DTCI: Finding gratitude for the practice of law in difficult times

Working as a lawyer is one of the most intellectually rewarding jobs out there. This is often what I tell myself and others as a reason I enjoy my job. I couch it in terms of “intellectual stimulation.” Intellectual stimulation is listed on the “pro” side of being a lawyer. That being said, many days I have felt like I needed a break from thinking because thinking is what I do all day long (and sometimes at night, too). I admit that I have even caught myself saying I don’t want to read because I read all day. This relentless demand for critical thinking while solving other people’s problems contributes to the stress and burnout in our profession. The last few months, however, I have realized that this opportunity to think as part of my job, while shut in at home in the midst of a global pandemic, is one of the lifelines that has gotten me through.

Practicing law occupies your mind. Being a lawyer has been described as a thinking job and not just a doing job. Lately the news around us has been horrible, and the decisions we face about tasks as simple as buying groceries have been daunting. In these times, I have found my law practice to be a welcome respite from the world around me. Researching legal issues, writing briefs, responding to challenging requests for admission or simply thinking about my cases has served to occupy my mind and provide a distraction — a necessary distraction — in 2020. I never imagined that I would turn to my work as a stress reliever, but lately it is serving that purpose. It has been nice to have the practice of law to take my mind off it all.

Practicing law combats boredom. A recent article in the Washington Post, “These are boom times for boredom and the researchers who study it,” explained how boredom is surprisingly a relatively new area of research and how COVID-19 has provided the perfect opportunity to study it. John Eastwood, an associate professor in the Department of Psychology at York University in Toronto, describes boredom as the “uncomfortable feeling of wanting, but being unable, to engage in satisfying activity.” That definition resonates right now. The onslaught of cancelations, the lack of social interaction and the monotony of the days, even while juggling work and kids at home, has led to an uncomfortable feeling: boredom. Eastwood explains that “boredom is a signal like pain, alerting us to the fact that we’re not engaging our minds.” While it is nice to have the time to tackle home projects and learn a new hobby, I feel fortunate to have something right at my fingertips that engages my mind. Author Susan Reynolds explained in Psychology Today that if you don’t find your job challenging, you’ve likely zoned out due to boredom. The mental challenge of our profession helps combat boredom.

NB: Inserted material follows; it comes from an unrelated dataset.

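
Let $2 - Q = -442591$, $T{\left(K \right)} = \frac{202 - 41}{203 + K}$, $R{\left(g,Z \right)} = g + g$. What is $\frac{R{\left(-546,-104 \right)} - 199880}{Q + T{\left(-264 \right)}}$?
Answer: $- \frac{3064823}{6749503} \approx -0.45408$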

Practicing law can be done remotely. I am writing this article from a lake home in Union Pier, Michigan. Before this week and since mid-March I have been working almost entirely from my home. I know many are similarly situated. And with the exception of tasks that really need an in-person presence, much of what we do can be done anywhere and anytime. This flexibility has allowed many of us to be at home supporting our families while supporting our law practice. The ability to work remotely and to work well remotely is unique to our profession.

I had a conversation with a lawyer friend at some point during this quarantine. Our conversations usually involve both of us venting about the challenges in trying to juggle our busy jobs and our busy homes, but this conversation had a different tone. At various points in the conversation, and in different ways, we both expressed a feeling of gratitude for what our jobs are providing in these difficult times. Something to turn to, something interesting to do, something we are able to do at home right now. There are many articles circulating about how, in this time of slowdown, when things have essentially come to a stop, we should think carefully about what we add back into our lives. Good advice. I think I will add back in a newfound gratitude for my profession, the practice of law. You never know when you might need it.

Think about it.•

Anna Mallon is an attorney with Paganelli Law Group in Indianapolis and a member of the board of directors of DTCI. Opinions expressed are those of the author.